SONY HAS LOST a copyright action in Australia in which it tried to bar users from modifying Playstations to let them play imported or modified games.

It’s pretty obvious, isn’t it, that these “copyright” suits aren’t about, you know, protecting original content. They’re just about forcing users to act the way companies like Sony want.

Here’s an interesting treatment of what’s going on.

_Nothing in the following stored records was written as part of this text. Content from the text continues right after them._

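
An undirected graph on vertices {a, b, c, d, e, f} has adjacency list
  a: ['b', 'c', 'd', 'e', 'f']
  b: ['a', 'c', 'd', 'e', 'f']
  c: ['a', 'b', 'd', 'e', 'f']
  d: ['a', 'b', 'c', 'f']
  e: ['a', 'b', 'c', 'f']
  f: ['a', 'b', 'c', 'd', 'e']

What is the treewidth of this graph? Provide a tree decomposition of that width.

Each bag holds 5 vertices, so the decomposition has width 4, which upper-bounds the treewidth. On the other hand G contains the 5-clique {a, b, c, d, f}. A clique must lie in a single bag of any decomposition, so no decomposition can have width below 4. Combining the bounds, tw(G) = 4.

Treewidth 4.
One such decomposition:
Bags: B1 = {a, b, c, d, f}  B2 = {a, b, c, e, f}
Tree: B1–B2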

AMERICAN VS. EUROPEAN TOURISTS: Ted Barlow and Megan McArdle have been having fun with this. I agree with Ted that this quote from Megan is a gem:

And second of all, Europeans get no sympathy from me because I have never, ever seen an American, upon finding out that someone to whom they were speaking hailed from another country, say, “Oh, I hate your country!” and regale the guest to our shores with a half-hour litany of why the foreigner’s country, culture, and customs are utterly repulsive. Yet I have not only repeatedly met with this treatment on each of my trips to Europe, but also found, when I repeated them to a native of whatever country I was in, that my putative host defended this behavior with some variation on “Well, you have to admit they’re right.”

Lovely.

POLITICAL AUDITS: Robert Novak says there’s a smoking gun regarding political audits in the Clinton Administration. He also suggests that the Bush Administration won’t do anything about it because the target, Judicial Watch, is unpopular with the Bushies, too.

Gee, that builds confidence in this whole Department of Homeland Security enterprise, doesn’t it?

WIMPS! Meryl Yourish reports that the Israeli Philharmonic’s U.S. tour is being cancelled because U.S. security firms are afraid to provide protection. So all these tough-acting guys who brag about their military and law-enforcement backgrounds lack the guts of an Israeli oboe player. I’ll keep that in mind.

TED TURNER LAND GRAB UPDATE: The Black News has picked up the story of Ted Turner’s attempt to wrest a parcel of land on South Carolina’s St. Helena Island from a group of slave descendants who want to keep it from being developed. (Link via WyethWire).

Call me crazy, but I think that if some right-winger with a decaying business empire (Ken Lay, maybe?) were doing this, it would be getting lots of press. Rich white guy, trying to take land from the descenedants of slaves? Michael Moore, Doonesbury, and Al Sharpton would be all over this story.

But it’s getting virtually no attention outside the local papers, unless you count InstaPundits’s coverage. Is this professional courtesy among media barons?

UDPATE: Reader George Moore says this is the explanation. Well, that may be part of it.

ANOTHER UPDATE: This piece by Jonathan Rauch is great, though it doesn’t address Turner. Nor should it, really, except as an example of the entitlement mentality that the kinds of things Rauch does talk about tend to breed in bigwigs.

LAWNMOWER MAN: Tony Woodlief doesn’t understand why Homeland Security considerations prohibit lawnmowers in checked baggage. Having read Tim Blair this morning, I know the reason.

Homeland Security: It doesn’t just seem like a parallel universe!

INSTAPUNDIT GETS RESULTS! Got a call from Dell, and an email from the New York Sun, both promising speedy resolutions to my problems. Let’s hope.